7 de mayo de 2025 a las 08:15
Secretos de la Capilla Sixtina antes del Cónclave
Un silencio expectante se cierne sobre la Ciudad del Vaticano. El mundo católico contiene la respiración mientras 133 cardenales, provenientes de todos los rincones del planeta, se preparan para uno de los eventos más trascendentales de la Iglesia: la elección del sucesor del Papa Francisco. Este miércoles, la Basílica de San Pedro se vestirá de gala para la misa "Pro Eligendo Pontifice", una ceremonia solemne que marcará el inicio del cónclave. Presidida por el Cardenal Decano, Giovanni Battista Re, la misa será un momento de profunda reflexión y oración, un llamado a la unidad y a la guía divina en la ardua tarea que les espera.
Tras la misa, la atención se trasladará al Palacio Apostólico, donde los cardenales electores, todos menores de 80 años, se congregarán en la Capilla Paulina. A las 16:15 hora local, comenzará la procesión hacia la Capilla Sixtina, un recorrido cargado de simbolismo y tradición. Al son de las letanías y el antiguo himno "Veni Creator", una invocación al Espíritu Santo, los purpurados avanzarán con paso firme, conscientes de la responsabilidad que recae sobre sus hombros. Cada paso, cada canto, cada mirada, estará impregnado de la solemnidad del momento.
La Capilla Sixtina, con sus imponentes frescos de Miguel Ángel, será testigo silencioso de las deliberaciones y votaciones. Tras el juramento sobre el Evangelio, el Maestro de Ceremonias, Diego Ravelli, pronunciará la tradicional fórmula en latín "Extra Omnes", un mandato resonante que despejará la capilla de cualquier persona ajena al cónclave, cerrando las puertas al mundo exterior y dando inicio al proceso secreto de elección. El aislamiento, la desconexión total con el mundo exterior, es fundamental para garantizar la independencia y la serenidad de los cardenales en su discernimiento.
Dentro de la Sixtina, los cardenales realizarán cuatro votaciones diarias, dos por la mañana y dos por la tarde. Cada papeleta depositada en la urna representa una oración, una esperanza, una visión para el futuro de la Iglesia. El humo que emergerá de la chimenea, visible desde la Plaza de San Pedro, se convertirá en el mensajero de las decisiones tomadas. Una humareda negra anunciará que aún no se ha alcanzado el consenso necesario, mientras que la tan esperada fumata blanca proclamará al mundo la elección del nuevo Pontífice.
Entre votaciones, los cardenales se retirarán a la Casa Santa Marta y a otro edificio cercano, espacios especialmente habilitados para asegurar su total aislamiento. Sin acceso a medios de comunicación, sin contacto con el exterior, dedicarán sus horas de descanso a la reflexión y la oración, preparándose para la siguiente ronda de votaciones. La intensidad del proceso, la presión mediática, la responsabilidad histórica, convertirán estos días en una experiencia única e inolvidable para cada uno de los participantes.

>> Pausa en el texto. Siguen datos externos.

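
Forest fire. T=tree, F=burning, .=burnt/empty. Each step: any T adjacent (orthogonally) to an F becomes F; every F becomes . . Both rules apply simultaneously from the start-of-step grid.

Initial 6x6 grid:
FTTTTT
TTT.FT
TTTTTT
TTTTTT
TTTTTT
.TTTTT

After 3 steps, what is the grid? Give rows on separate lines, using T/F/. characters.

Step 1: 5 trees catch fire, 2 burn out
  .FTTFT
  FTT..F
  TTTTFT
  TTTTTT
  TTTTTT
  .TTTTT
Step 2: 8 trees catch fire, 5 burn out
  ..FF.F
  .FT...
  FTTF.F
  TTTTFT
  TTTTTT
  .TTTTT
Step 3: 7 trees catch fire, 8 burn out
  ......
  ..F...
  .FF...
  FTTF.F
  TTTTFT
  .TTTTT

......
..F...
.FF...
FTTF.F
TTTTFT
.TTTTT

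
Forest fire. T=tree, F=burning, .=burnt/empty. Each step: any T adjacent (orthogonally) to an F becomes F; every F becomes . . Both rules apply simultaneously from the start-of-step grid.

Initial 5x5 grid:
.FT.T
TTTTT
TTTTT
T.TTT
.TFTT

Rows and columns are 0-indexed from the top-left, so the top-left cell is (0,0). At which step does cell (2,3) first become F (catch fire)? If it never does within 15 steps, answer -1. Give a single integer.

Step 1: cell (2,3)='T' (+5 fires, +2 burnt)
Step 2: cell (2,3)='T' (+6 fires, +5 burnt)
Step 3: cell (2,3)='F' (+4 fires, +6 burnt)
  -> target ignites at step 3
Step 4: cell (2,3)='.' (+3 fires, +4 burnt)
Step 5: cell (2,3)='.' (+1 fires, +3 burnt)
Step 6: cell (2,3)='.' (+0 fires, +1 burnt)
  fire out at step 6

3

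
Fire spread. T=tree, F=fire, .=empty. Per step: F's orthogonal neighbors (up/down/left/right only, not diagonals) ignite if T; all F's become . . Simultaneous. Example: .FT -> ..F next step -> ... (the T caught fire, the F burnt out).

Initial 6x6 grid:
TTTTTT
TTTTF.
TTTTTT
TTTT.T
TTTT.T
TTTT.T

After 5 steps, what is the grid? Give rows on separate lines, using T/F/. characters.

Step 1: 3 trees catch fire, 1 burn out
  TTTTFT
  TTTF..
  TTTTFT
  TTTT.T
  TTTT.T
  TTTT.T
Step 2: 5 trees catch fire, 3 burn out
  TTTF.F
  TTF...
  TTTF.F
  TTTT.T
  TTTT.T
  TTTT.T
Step 3: 5 trees catch fire, 5 burn out
  TTF...
  TF....
  TTF...
  TTTF.F
  TTTT.T
  TTTT.T
Step 4: 6 trees catch fire, 5 burn out
  TF....
  F.....
  TF....
  TTF...
  TTTF.F
  TTTT.T
Step 5: 6 trees catch fire, 6 burn out
  F.....
  ......
  F.....
  TF....
  TTF...
  TTTF.F

F.....
......
F.....
TF....
TTF...
TTTF.F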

El mundo espera con ansias la fumata blanca, el anuncio del nuevo líder de la Iglesia Católica. Un líder que deberá guiar a los fieles en un mundo complejo y cambiante, un mundo que necesita más que nunca de la luz de la esperanza y la guía espiritual. La elección del nuevo Papa es un evento de gran trascendencia, un momento histórico que marcará el rumbo de la Iglesia en los años venideros. ¿Quién será el elegido? ¿Qué desafíos enfrentará? Solo el tiempo lo dirá.